ALEXANDRIE: BIBLIOTHEQUE ALEXANDRINA  

Extraits d'un article paru dans Le Monde, édition du 14 juin 2002

"Une bibliothèque pharaonique à Alexandrie" par Alexandre Buccianti


Boule de pétanque pour Titan?
Soucoupe volante et planétoïde pour guerre des étoiles ? Raquette de tennis et boule de pétanque pour Titan ? Rien de cela. Les concepteurs norvégiens de la Bibliotheca Alexandrina, choisis par un jury international en 1989, ont voulu, avec ce cylindre d'aluminium anodisé et de verre renforcé sortant de terre face à la mer, montrer que la nouvelle bibliothèque était "enracinée dans le passé et ouverte sur l'avenir" ! A l'ouest, une géode et une salle de conférences (3 200 places) viennent compléter le complexe, traversé par une large promenade.
Côté sud, une impressionnante muraille de granit gris d'Assouan, où sont gravées des lettres des alphabets de toutes les langues vivantes ou disparues de l'humanité, marque la limite. (...). Une salle unique au monde par ses dimensions et sa conception. Près de 70 000 m2 répartis sur treize niveaux dans un espace ouvert.
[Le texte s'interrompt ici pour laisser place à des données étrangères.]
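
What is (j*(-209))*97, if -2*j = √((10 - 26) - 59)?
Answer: 101365*I*√3/2 ≈ 87785.0*I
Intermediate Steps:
j = -5*I*√3/2 (j = -√((10 - 26) - 59)/2 = -√(-16 - 59)/2 = -5*I*√3/2 ≈ -4.3301*I)
(j*(-209))*97 = (-5*I*√3/2*(-209))*97 = (1045*I*√3/2)*97 = 101365*I*√3/2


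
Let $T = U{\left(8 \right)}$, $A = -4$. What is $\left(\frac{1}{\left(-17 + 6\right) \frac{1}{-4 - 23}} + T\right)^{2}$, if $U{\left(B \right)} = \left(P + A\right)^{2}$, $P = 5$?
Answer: $\frac{1444}{121} \approx 11.934$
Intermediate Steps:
$U{\left(B \right)} = 1$ ($U{\left(B \right)} = \left(5 - 4\right)^{2} = 1^{2} = 1$)
$T = 1$
$\left(\frac{1}{\left(-17 + 6\right) \frac{1}{-4 - 23}} + T\right)^{2} = \left(\frac{1}{\left(-17 + 6\right) \frac{1}{-4 - 23}} + 1\right)^{2} = \left(\frac{1}{\left(-11\right) \frac{1}{-27}} + 1\right)^{2} = \left(\frac{1}{\left(-11\right) \left(- \frac{1}{27}\right)} + 1\right)^{2} = \left(\frac{1}{\frac{11}{27}} + 1\right)^{2} = \left(\frac{27}{11} + 1\right)^{2} = \left(\frac{38}{11}\right)^{2} = \frac{1444}{121}$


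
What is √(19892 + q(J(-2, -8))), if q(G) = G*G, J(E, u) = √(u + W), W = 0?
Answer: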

Une centaine de colonnes en fleurs de lotus stylisées soutiennent le plafond incliné, d'où filtre la lumière indirecte du soleil à travers des fenêtres en forme de voile de felouque.

Salle hypostyle, avec colonnes lotiformes

La plus grande salle de lecture du monde
L'immense paroi latérale en granit noir du Zimbabwe affirme une solennité réchauffée par le parquet en chêne clair d'Amérique, qui fait ressortir le mobilier fauve. Bienvenue dans la plus grande salle de lecture du monde ! Les sept étages ouverts au public peuvent accueillir deux mille personnes, qui disposeront, dans les salles de lecture, de tout le confort moderne : ordinateurs reliés aux ressources de la bibliothèque, sur lesquels on peut consulter cédéroms, multimédias, manuscrits et livres rares déjà numérisés. Comble du luxe, on peut tourner les pages en effleurant l'écran du doigt, comme pour un vrai livre. Les rayonnages sont à portée de main, et 60 000 titres (15 000 en français) y sont disponibles par accès direct et classés thématiquement. Au rez-de-chaussée est présentée la religion, considérée comme base de la culture.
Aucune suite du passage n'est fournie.